Difference in approach Reason & Mycielska

  1. Reason and Micielska consider error from a psychological angle
  2. Reason and Micielska focused on types of errors related to automatic or unconscious cognitive processes that could be categorised as 'slips' or 'lapses'.
  3. The absence of detailed empirical study of real-life situations of operators of technological systems in the theoretical approach of Reason and Micielska

Fallacy of defense in depth

From quoting James Reason:

the system very often does not respond actively to single faults. Consequently, many errors and faults made by the staff and maintenance personnel do not directly reveal themselves by functional response from the system. Humans can operate with an extremely high level of reliability in a dynamic environment when slips and mistakes have immediately visible effects and can be corrected……Violation of safety preconditions during work on the system will probably not result in an immediate functional response, and latent effects of erroneous acts can therefore be left in the system. When such errors are allowed to be present in a system over a longer period of time, the probability of coincidence of the multiple faults necessary for release of an accident is drastically increased. Analyses of major accidents typically show that the basic safety of the system has eroded due to latent errors.

Normal accident threads

  • Ellulian
    • Technological determinism
    • Technology out of control
    • Technology is subverise
    • J. Ellul: autonomy of technology
    • Ch.
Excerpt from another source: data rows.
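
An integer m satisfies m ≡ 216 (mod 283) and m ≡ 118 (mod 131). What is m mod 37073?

11253

283⁻¹ mod 131: 283·25 ≡ 1 (mod 131), so 283⁻¹ ≡ 25.
m = 216 + 283·((118 − 216)·25 mod 131) = 216 + 283·39 = 11253.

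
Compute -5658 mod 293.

-5658 = -20×293 + 202, so -5658 ≡ 202 (mod 293).

202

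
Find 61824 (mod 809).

61824 = 76·809 + 340, so 61824 ≡ 340 (mod 809).

340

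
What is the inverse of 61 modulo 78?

55

78 = 1×61 + 17
61 = 3×17 + 10
17 = 1×10 + 7
10 = 1×7 + 3
7 = 2×3 + 1
3 = 3×1 + 0
gcd(61, 78) = 1, so the inverse exists.
Back-substitute for 1:
1 = 1×7 − 2×3
  = −2×10 + 3×7
  = 3×17 − 5×10
  = −5×61 + 18×17
  = 18×78 − 23×61
So 61⁻¹ ≡ −23 ≡ 55 (mod 78).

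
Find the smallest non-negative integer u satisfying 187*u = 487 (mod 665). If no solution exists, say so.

376

gcd(187, 665) = 1, so a unique solution mod 665 exists.
187⁻¹ ≡ 633 (mod 665).
u ≡ 633*487 ≡ 376 (mod 665).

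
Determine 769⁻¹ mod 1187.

1187 = 1·769 + 418
769 = 1·418 + 351
418 = 1·351 + 67
351 = 5·67 + 16
67 = 4·16 + 3
16 = 5·3 + 1
3 = 3·1 + 0
gcd(769, 1187) = 1, so the inverse exists.
Back-substitute for 1:
1 = 1·16 − 5·3
  = −5·67 + 21·16
  = 21·351 − 110·67
  = −110·418 + 131·351
  = 131·769 − 241·418
  = −241·1187 + 372·769
So 769⁻¹ ≡ 372 (mod 1187).

372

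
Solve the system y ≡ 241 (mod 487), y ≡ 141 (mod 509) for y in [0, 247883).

205268

487⁻¹ mod 509: 487*347 ≡ 1 (mod 509), so 487⁻¹ ≡ 347.
y = 241 + 487*((141 − 241)*347 mod 509) = 241 + 487*421 = 205268.
Check: 205268 mod 487 = 241, 205268 mod 509 = 141. ✓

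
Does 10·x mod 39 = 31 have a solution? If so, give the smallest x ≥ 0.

7

gcd(10, 39) = 1, so a unique solution mod 39 exists.
10⁻¹ ≡ 4 (mod 39).
x ≡ 4·31 ≡ 7 (mod 39).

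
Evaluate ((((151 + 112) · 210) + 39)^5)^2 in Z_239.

72

151 + 112 = 263 ≡ 24 (mod 239)
24 · 210 = 5040 ≡ 21 (mod 239)
21 + 39 = 60
(60)^5 ≡ 116 (mod 239)
(116)^2 ≡ 72 (mod 239)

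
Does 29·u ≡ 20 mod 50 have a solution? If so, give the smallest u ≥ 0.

30

gcd(29, 50) = 1, so a unique solution mod 50 exists.
29⁻¹ ≡ 19 (mod 50).
u ≡ 19·20 ≡ 30 (mod 50).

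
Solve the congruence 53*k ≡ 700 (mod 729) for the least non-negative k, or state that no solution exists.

137

gcd(53, 729) = 1, so a unique solution mod 729 exists.
53⁻¹ ≡ 674 (mod 729).
k ≡ 674*700 ≡ 137 (mod 729).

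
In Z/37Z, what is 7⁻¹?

37 = 5·7 + 2
7 = 3·2 + 1
2 = 2·1 + 0
gcd(7, 37) = 1, so the inverse exists.
Back-substitute for 1:
1 = 1·7 − 3·2
  = −3·37 + 16·7
So 7⁻¹ ≡ 16 (mod 37).

16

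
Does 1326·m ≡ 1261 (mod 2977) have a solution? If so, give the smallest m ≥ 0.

93

gcd(1326, 2977) = 13, and 13 | 1261, so solutions exist.
Divide through by 13: 102·m = 97 (mod 229).
102⁻¹ ≡ 119 (mod 229).
m ≡ 119·97 ≡ 93 (mod 229).
The smallest non-negative solution is m = 93.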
Perrow: normal accidents
  • Kuhnian
    • Fallible constructs
    • epistemic
    • constructivist
    • failure of foresight
    • institutional views are unable to consider possibility of events or to integrate anomalies early enough to be modified accordingly beofre an accident
    • T. Kuhn: Paradigm shift
    • B. Turner: incubation periods (anomalies do not challenge worldview)
    • K. Weick: collapse of sensemaking
    • D. Vaughan: normalisation of deviance
  • Ashbyan
    • Self organised, emergent systems
    • cybernetics
    • R Ashby: self-organising systems
    • J Rasmussen: self-organised migration
    • S. Snook: Practical drift
    • E. Hollnagel: resonance

Role of managers

  1. Information - boundaries of acceptable performance should be visible
  2. Competency - decision makers should be competent
  3. Awareness - decision makers should be aware of safety implications of their actions.
  4. Commitment - adequate resources should be present to maintain defences.